Hier unterbrach uns ein Besuch – Künftig werde ich Sie von einer Neuigkeit unterhalten, die Sie wohl schwerlich auf ein Gespräch wie das heutige erwarten dürften. Leben Sie wohl.

Baron von F*** an den Grafen von O**

Fünfter Brief

1. Julius.

Da unser Abschied von Venedig nunmehr mit starken Schritten herannahet, so sollte diese Woche noch dazu angewandt werden, alles Sehenswürdige an Gemälden und Gebäuden noch nachzuholen, was man bei einem langen Aufenthalt immer verschiebt. Besonders hatte man uns mit vieler Bewunderung von der Hochzeit zu Kana des Paul Veronese gesprochen, die auf der Insel St. Georg in einem dortigen Benediktinerkloster zu sehen ist. Erwarten Sie von mir keine Beschreibung dieses außerordentlichen Kunstwerks, das mir im ganzen zwar einen sehr überraschenden, aber nicht sehr genußreichen Anblick gegeben hat.
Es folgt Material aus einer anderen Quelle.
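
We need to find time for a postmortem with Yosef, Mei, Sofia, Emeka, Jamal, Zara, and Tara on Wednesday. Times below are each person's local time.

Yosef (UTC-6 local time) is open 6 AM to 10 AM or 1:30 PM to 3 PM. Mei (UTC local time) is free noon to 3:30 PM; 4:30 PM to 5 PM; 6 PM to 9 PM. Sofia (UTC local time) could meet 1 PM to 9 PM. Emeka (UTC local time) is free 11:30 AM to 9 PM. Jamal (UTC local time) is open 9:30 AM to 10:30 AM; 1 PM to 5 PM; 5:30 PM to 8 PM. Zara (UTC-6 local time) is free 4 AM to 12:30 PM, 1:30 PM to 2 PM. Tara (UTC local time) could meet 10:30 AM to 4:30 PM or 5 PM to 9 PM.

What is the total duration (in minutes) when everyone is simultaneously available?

Yosef in UTC: 12:00-16:00, 19:30-21:00 (add 6h to convert from UTC-6).
Mei in UTC: 12:00-15:30, 16:30-17:00, 18:00-21:00.
Sofia in UTC: 13:00-21:00.
Emeka in UTC: 11:30-21:00.
Jamal in UTC: 09:30-10:30, 13:00-17:00, 17:30-20:00.
Zara in UTC: 10:00-18:30, 19:30-20:00 (add 6h to convert from UTC-6).
Tara in UTC: 10:30-16:30, 17:00-21:00.
Yosef ∩ Mei: 12:00-15:30, 19:30-21:00.
Yosef ∩ Mei ∩ Sofia: 13:00-15:30, 19:30-21:00.
Yosef ∩ Mei ∩ Sofia ∩ Emeka: 13:00-15:30, 19:30-21:00.
Yosef ∩ Mei ∩ Sofia ∩ Emeka ∩ Jamal: 13:00-15:30, 19:30-20:00.
Yosef ∩ Mei ∩ Sofia ∩ Emeka ∩ Jamal ∩ Zara: 13:00-15:30, 19:30-20:00.
Yosef ∩ Mei ∩ Sofia ∩ Emeka ∩ Jamal ∩ Zara ∩ Tara: 13:00-15:30, 19:30-20:00.
Summing the common windows: 150 + 30 = 180 minutes.

180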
Wir hätten so viele Stunden als Minuten gebraucht, um eine Komposition von hundert und zwanzig Figuren zu umfassen, die über dreißig Fuß in der Breite hat. Welches menschliche Auge kann ein so zusammengesetztes Ganze erreichen und die ganze Schönheit, die der Künstler darin verschwendet hat, in einem Eindruck genießen! Schade ist es indessen, daß ein Werk von diesem Gehalte, das an einem öffentlichen Orte glänzen und von jedermann genossen werden sollte, keine bessere Bestimmung hat, als eine Anzahl Mönche in ihrem Refektorium zu vergnügen. Auch die Kirche dieses Klosters verdient nicht weniger gesehen zu werden. Sie ist eine der schönsten in dieser Stadt.

Gegen Abend ließen wir uns in die Giudecca überfahren, um dort in den reizenden Gärten einen schönen Abend zu verleben. Die Gesellschaft, die nicht sehr groß war, zerstreute sich bald, und mich zog Civitella, der schon den ganzen Tag über Gelegenheit gesucht hatte, mich zu sprechen, mit sich in eine Boskage.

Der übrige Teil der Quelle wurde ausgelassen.